In commencing this opinion we observed, that the case presented two questions. We ought, perhaps, to have stated the number to be three, as three were raised by the defendants’ counsel in the exceptions furnished by him. Having, however, decided the second question in the defendants’ favor, upon which decision the merits of the case have been determined, it is unnecessary to do any thing more than simply make a passing allusion to the third point; which is, that the verdict is against evidence. Whatever the practice may be in other jurisdictions — and we are aware that it is not uniform — the law is too well settled in this State to be considered an open question. We do not interfere with the verdict of a jury to set it aside as against evidence, unless we are well satisfied that it has been procured through corruption, or manifest mistake in the consideration and application of the evidence, and that substantial justice has not been done. The sufficiency of evidence is for the consideration of the jury alone; and in our opinion, whenever a court undertakes to set aside a verdict because it appears to them to be against the weight of evidence and because they would, if the matter had been submitted to their consideration, have arrived at a different result, the great barrier between the powers of the court and the rights of the jury is broken down, and parties are, in effect, tried by the court and not by the jury. This subject was quite fully considered in Wendell v. Safford, 12 N. H. Rep. 171.

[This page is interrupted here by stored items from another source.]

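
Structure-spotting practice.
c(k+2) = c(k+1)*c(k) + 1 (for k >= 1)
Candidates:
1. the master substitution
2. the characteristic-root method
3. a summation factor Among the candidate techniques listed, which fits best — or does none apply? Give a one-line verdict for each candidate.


Diagnosis: no special technique — each new value is a nonlinear function of earlier ones — scaling arguments and superposition both fail.
- the master substitution: this is shift-type recursion, outside the divide-and-conquer template.
- the characteristic-root method: the recursion is nonlinear in the sequence values, so no linear-modes ansatz applies.
- a summation factor — no summation factor applies — the rule is not linear in the sequence values.


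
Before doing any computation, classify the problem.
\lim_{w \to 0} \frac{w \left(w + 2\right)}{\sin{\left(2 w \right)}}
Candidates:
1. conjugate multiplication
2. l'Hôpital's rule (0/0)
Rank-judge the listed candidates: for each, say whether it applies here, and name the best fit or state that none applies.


Method: l'Hôpital's rule (0/0) — plug in 0: top and bottom both hit zero, so differentiate each and retry. Known elementary limits would finish this too — the rule just bypasses the case analysis.
- conjugate multiplication: the conjugate move applies to radical differences, which this is not.
- l'Hôpital's rule (0/0): applicable, and directly so.


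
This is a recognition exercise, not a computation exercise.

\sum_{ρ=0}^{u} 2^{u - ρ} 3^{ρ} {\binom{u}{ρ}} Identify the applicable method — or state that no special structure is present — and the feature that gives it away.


Verdict: the binomial theorem — the binomial coefficients weight matched powers of 3 and 2, which is exactly the expansion of a binomial power.


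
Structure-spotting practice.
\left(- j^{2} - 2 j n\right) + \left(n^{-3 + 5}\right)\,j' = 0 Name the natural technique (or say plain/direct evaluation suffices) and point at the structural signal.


Best approach: the homogeneous substitution — solved for the derivative, the right side is unchanged under scaling n and j together — it depends only on the ratio j/n, so substitute a single ratio variable. A Bernoulli rewrite works here as the equation stands — the homogeneous substitution is the more immediate reading.


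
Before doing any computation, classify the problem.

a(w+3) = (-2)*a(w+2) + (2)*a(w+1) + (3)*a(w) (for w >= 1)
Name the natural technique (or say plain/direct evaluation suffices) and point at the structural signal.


Verdict: the characteristic-root method — every coefficient is a fixed number and the forcing is zero — substitute r^w and read off the root equation.


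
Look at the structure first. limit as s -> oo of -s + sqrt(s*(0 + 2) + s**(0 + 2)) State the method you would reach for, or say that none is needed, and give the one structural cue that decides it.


Method: conjugate multiplication — this difference gives up after one conjugate multiplication — the radical structure cancels against its conjugate.


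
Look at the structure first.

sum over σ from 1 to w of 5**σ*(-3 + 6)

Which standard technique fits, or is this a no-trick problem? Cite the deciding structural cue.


Technique: the geometric series formula — each summand is the previous one scaled by 5; that constant multiplier is itself the geometric structure.


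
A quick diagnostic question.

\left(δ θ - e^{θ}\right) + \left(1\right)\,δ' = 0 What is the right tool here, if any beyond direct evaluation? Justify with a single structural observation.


Method: a linear integrating factor — first power of δ, nonzero forcing: the integrating-factor recipe applies verbatim with p = θ.


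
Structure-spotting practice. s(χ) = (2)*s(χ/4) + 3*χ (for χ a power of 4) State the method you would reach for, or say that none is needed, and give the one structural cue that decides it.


Best approach: the master substitution — divide-the-index recursion (χ/4 inside the call) straightens out once the index is rewritten as 4^m.


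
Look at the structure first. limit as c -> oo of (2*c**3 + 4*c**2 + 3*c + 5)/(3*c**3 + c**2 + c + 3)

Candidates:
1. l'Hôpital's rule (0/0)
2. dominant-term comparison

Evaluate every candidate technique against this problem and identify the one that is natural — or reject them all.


Best approach: dominant-term comparison — divide by the highest power of c present: lower-order terms vanish and the dominant ratio remains.
- l'Hôpital's rule (0/0) — as a single quotient the expression runs to ∞/∞ at the limit point — an at-infinity form of the rule would apply, though the leading-growth comparison is the direct reading.
- dominant-term comparison — applicable, and directly so.


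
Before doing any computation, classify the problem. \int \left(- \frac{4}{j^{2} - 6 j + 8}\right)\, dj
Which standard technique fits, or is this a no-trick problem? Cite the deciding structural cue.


Verdict: partial fractions — the bottom factors while the top stays lower-degree — split into simple fractions and integrate piece by piece.


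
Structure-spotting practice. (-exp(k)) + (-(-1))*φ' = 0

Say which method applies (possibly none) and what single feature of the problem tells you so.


Method: no special technique — solved for the derivative, φ never appears on the right — this is a direct integration in k, not a differential-equations problem at heart.


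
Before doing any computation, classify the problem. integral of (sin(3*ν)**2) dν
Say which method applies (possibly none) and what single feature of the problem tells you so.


Technique: a trigonometric identity — sin(3*ν)**2 is the textbook power-reduction case — identities first, antiderivatives second.


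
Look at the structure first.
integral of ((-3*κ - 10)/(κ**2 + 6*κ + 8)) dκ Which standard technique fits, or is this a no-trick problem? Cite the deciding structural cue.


Technique: partial fractions — rational integrand, reducible denominator κ**2 + 6*κ + 8: decompose first, integrate second.


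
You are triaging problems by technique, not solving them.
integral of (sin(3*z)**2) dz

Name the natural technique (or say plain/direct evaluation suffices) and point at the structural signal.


Method: a trigonometric identity — even powers like sin(3*z)**2 never integrate directly; the half-angle identity lowers the degree first.


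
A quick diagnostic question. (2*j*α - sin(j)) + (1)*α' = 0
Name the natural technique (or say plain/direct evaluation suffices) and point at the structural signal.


Best approach: a linear integrating factor — arrange it as α' + 2*j·α = (the forcing term) and the integrating factor does the rest.


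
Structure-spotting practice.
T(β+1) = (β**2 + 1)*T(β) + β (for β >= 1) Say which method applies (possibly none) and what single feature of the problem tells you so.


Best approach: a summation factor — with the index-dependent coefficient β**2 + 1, dividing by the cumulative product turns the left side into a pure difference.


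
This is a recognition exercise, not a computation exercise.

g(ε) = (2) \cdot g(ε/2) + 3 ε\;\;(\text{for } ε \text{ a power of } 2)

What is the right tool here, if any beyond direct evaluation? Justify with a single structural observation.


Method: the master substitution — treat m = log base 2 of ε as the new clock: one recursion step advances m by one while ε scales by 2.


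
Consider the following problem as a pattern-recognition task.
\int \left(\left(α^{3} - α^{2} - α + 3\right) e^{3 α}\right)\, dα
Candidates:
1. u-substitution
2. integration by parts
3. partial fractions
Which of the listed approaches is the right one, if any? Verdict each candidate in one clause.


Best approach: integration by parts — differentiate α^{3} - α^{2} - α + 3, integrate e^{3 α}: each pass lowers the polynomial degree, so parts terminates.
- u-substitution: no subexpression of the integrand serves as a whole-integral substitution inner — individual terms may offer their own, but none carries its derivative as a factor of the full integrand; a working change of variable would have to be constructed from outside the expression.
- integration by parts: applies; the problem has the shape this method handles.
- partial fractions — there is no rational-function structure to decompose.


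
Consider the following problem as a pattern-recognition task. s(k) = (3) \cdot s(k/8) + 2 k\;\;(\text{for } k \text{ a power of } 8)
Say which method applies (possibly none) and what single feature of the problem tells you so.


Technique: the master substitution — the argument contracts 8-fold per step: reindex k exponentially and solve the linear recurrence in the new index.


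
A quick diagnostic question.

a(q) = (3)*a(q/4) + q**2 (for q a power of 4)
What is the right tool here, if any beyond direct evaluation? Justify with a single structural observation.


Verdict: the master substitution — treat m = log base 4 of q as the new clock: one recursion step advances m by one while q scales by 4.


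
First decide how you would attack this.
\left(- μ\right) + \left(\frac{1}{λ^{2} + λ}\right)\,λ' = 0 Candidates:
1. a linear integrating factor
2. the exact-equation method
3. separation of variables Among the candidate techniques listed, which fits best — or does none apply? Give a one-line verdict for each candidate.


Method: separation of variables — solved for the derivative, the right side factors as μ times λ^{2} + λ — all μ-dependence separates from all λ-dependence. A Bernoulli rewrite would carry it as the equation stands — separating the variables needs no rearrangement either.
- a linear integrating factor: the unknown enters nonlinearly (through a power, a denominator, or a transcendental function), which the linear integrating-factor recipe cannot absorb as-is — any repair would come from a preliminary substitution, not the factor.
- the exact-equation method — any potential here is of the trivial single-variable kind; the exact method earns its name only with genuine cross terms.
- separation of variables — applicable, and directly so.


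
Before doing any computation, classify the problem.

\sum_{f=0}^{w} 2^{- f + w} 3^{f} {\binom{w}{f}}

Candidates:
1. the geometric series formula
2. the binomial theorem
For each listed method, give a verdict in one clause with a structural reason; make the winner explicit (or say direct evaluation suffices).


Technique: the binomial theorem — {\binom{w}{f}} weighting matched powers of 3 and 2 is the expanded form of (3 + 2)^w — fold it back up.
- the geometric series formula: dividing successive terms gives an index-dependent quantity, not a constant.
- the binomial theorem — a fit — the right tool for this form.


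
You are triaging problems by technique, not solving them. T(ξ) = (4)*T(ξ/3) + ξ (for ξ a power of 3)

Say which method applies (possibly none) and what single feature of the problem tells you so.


Diagnosis: the master substitution — treat m = log base 3 of ξ as the new clock: one recursion step advances m by one while ξ scales by 3.


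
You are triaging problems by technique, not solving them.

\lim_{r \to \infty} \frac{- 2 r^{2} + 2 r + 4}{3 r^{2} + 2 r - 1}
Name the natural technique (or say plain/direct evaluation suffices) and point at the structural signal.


Diagnosis: dominant-term comparison — divide through by the highest power of r; every lower-order term dies and the dominant terms decide the limit. l'Hôpital's at-infinity variant applies to the expression viewed as a single quotient; the leading-term comparison is the direct route.


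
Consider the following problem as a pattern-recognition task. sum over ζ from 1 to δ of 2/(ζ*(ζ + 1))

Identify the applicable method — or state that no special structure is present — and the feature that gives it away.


Method: telescoping — rewrite 2/(ζ*(ζ + 1)) as simple fractions and successive terms eat each other — only the edges survive.


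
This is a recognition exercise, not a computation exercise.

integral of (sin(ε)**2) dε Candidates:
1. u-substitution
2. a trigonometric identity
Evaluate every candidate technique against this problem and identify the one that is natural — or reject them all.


Verdict: a trigonometric identity — sin(ε)**2 calls for power reduction: rewrite via double angles before any antiderivative is attempted.
- u-substitution — no subexpression of the integrand serves as a whole-integral substitution inner — individual terms may offer their own, but none carries its derivative as a factor of the full integrand; a working change of variable would have to be constructed from outside the expression.
- a trigonometric identity — a fit — the right tool for this form.


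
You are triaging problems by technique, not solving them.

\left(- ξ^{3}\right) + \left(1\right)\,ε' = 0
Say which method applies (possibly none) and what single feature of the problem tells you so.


Technique: no special technique — with ε absent the equation is not coupled at all: direct integration in ξ.


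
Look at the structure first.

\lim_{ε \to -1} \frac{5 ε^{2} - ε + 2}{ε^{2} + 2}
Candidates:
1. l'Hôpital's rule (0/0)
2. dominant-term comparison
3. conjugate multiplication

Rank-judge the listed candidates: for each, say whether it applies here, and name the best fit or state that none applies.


Verdict: no special technique — no zero denominators, no indeterminate clash at -1 — substitute and read off the value.
- l'Hôpital's rule (0/0) — evaluation at the point is determinate, so the rule has nothing to repair.
- dominant-term comparison: no dominant-degree comparison decides it.
- conjugate multiplication: there are no radicals in tension whose conjugate would simplify matters.


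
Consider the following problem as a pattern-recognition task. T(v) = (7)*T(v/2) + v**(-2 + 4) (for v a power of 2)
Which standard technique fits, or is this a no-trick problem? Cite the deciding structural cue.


Technique: the master substitution — the index is divided (v/2), not shifted — substitute v = 2^m to straighten it into a shift recurrence.


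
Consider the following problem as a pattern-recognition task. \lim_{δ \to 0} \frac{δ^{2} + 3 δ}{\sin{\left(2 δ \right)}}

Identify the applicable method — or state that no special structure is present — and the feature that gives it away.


Diagnosis: l'Hôpital's rule (0/0) — plug in 0: top and bottom both hit zero, so differentiate each and retry. A first-order expansion at the point is an equally standard path; the rule packages it.


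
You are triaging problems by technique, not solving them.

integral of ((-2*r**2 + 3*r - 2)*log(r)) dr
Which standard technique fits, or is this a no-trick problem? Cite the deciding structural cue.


Method: integration by parts — choose u = log(r): one derivative turns the logarithm algebraic, and the remaining factor -2*r**2 + 3*r - 2 integrates term by term under the power rule.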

The testimony of the collector in this case, taken in connection with the appearance of the tax-list, would seem to be quite strong evidence tending to show the facts to be as testified to by him; and yet, the jury may, from various circumstances, have totally disregarded his statements. For the Court to say that the collector should be credited and that Clough should not be, would be to assume the prerogative of the jury; which we should not do. And if the only question reserved were, whether we would set aside the verdict because it appeared to us to be against evidence, we should not hesitate to decide it in the negative. The conclusion, however, to which we have arrived upon the second point, settles the case for the defendants. Verdict set aside.